Os doentes paliativos necessitam de expressar os seus
sentimentos, dúvidas, medos, preocupações e emoções mais profundas, e para tal,
necessitam de alguém capaz de os escutar empaticamente, para que, de forma
gradual e ao seu ritmo, se irem apercebendo da sua situação, compreendo o que
estão a viver.
Paralelamente, todos os doentes e familiares têm o direito
de receber informação clara e objetiva da doença, tratamento e prognostico.

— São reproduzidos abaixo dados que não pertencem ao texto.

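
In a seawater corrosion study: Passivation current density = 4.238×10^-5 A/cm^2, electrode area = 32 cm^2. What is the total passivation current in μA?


I = i_pass * A, then convert A → μA (×10^6)
I = 4.238×10^-5 * 32 * 10^6 = 1356.16 μA

1356.16 μA


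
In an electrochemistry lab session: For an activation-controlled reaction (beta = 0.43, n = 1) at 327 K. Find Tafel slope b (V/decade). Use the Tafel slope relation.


Apply the Tafel slope relation: b = 2.303*R*T/(beta*n*F)
Numerator: 2.303 * 8.314 * 327 = 6261.12
Denominator: 0.43 * 1 * 96485 = 41488.55
b = 6261.12 / 41488.55 = 0.1509 V/decade

0.1509 V/decade


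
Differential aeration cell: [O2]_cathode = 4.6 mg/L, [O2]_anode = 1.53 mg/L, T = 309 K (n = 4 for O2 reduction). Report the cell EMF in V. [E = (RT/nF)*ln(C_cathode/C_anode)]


Apply the Nernst concentration-cell relation: E = (RT/nF)*ln(C_cathode/C_anode)
RT/nF = 8.314*309/(4*96485) = 0.00665654 V
ln(4.6/1.53) = 1.10079
E = 0.00665654 * 1.10079 = 0.00733 V

0.00733 V


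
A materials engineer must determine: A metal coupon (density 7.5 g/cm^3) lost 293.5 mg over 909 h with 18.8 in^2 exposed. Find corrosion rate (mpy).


Apply the mpy weight-loss relation: CR = 534 * W / (D * A * T)
Numerator: 534 * 293.5 = 156729.0
Denominator: 7.5 * 18.8 * 909 = 128169.0
CR = 156729.0 / 128169.0 = 1.22283 mpy

1.22283 mpy


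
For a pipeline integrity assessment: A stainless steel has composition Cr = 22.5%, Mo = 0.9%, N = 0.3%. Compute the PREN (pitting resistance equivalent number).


Apply the PREN formula: PREN = Cr + 3.3*Mo + 16*N
PREN = 22.5 + 3.3*0.9 + 16*0.3
PREN = 22.5 + 2.97 + 4.8 = 30.27

30.27


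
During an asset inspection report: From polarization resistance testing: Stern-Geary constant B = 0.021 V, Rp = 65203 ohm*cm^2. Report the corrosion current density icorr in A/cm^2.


Apply the Stern-Geary relation: icorr = B / Rp
icorr = 0.021 / 65203 = 3.221×10^-7 A/cm^2

3.221×10^-7 A/cm^2


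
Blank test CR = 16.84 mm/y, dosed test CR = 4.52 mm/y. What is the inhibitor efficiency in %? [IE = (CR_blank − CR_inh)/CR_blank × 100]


Apply the inhibitor-efficiency definition: IE = (CR_blank − CR_inh)/CR_blank × 100
IE = (16.84 − 4.52) / 16.84 × 100
IE = 12.32 / 16.84 × 100 = 73.2 %

73.2 %


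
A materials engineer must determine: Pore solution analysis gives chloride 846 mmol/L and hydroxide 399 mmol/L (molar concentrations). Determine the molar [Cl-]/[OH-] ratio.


Threshold parameter = [Cl-] / [OH-] (molar basis; both in mmol/L, so units cancel)
Ratio = 846 / 399 = 2.12

2.12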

Esta informação deve ser clara, objetiva, tendo sempre em conta a cultura, a
personalidade, grau de instrução e as condições clinicas e psíquicas do doente.
A comunicação no contexto dos Cuidados Paliativos, quando
adequada ao utente, permite minimizar o seu sentimento de isolamento e de
abandono, proporcionando-lhe qualidade de vida e bem-estar psicológico,
encorajando a verbalização de sentimentos sobretudo sobre a morte e o morrer.
Facilitadores da comunicação:
1 – Procure um lugar e momento adequado: evitar interrupções
e ruptura da confidencialidade e intimidade.
2 – Realize entrevistas através de perguntas abertas.
3 – Identifique preocupações concretas, necessidades e
medos.
4 – Evite julgamentos
5 – Esteja atento à linguagem não-verbal. Respeitar
silêncios.
6 – Utilize um diálogo empático e reconhecer a emoção do
paciente.
7 – Procure o que o utente quer saber e se está em
condições de saber.
8 – Oiça antes de falar; intervenha depois do utente.
9 – Equilibre a informação.
10 – Coloque a família no processo; ela é parte integrante.
11 – Reforce atitudes positivas.
12 – Evite a superprotecção.
13 – Mantenha um diálogo congruente.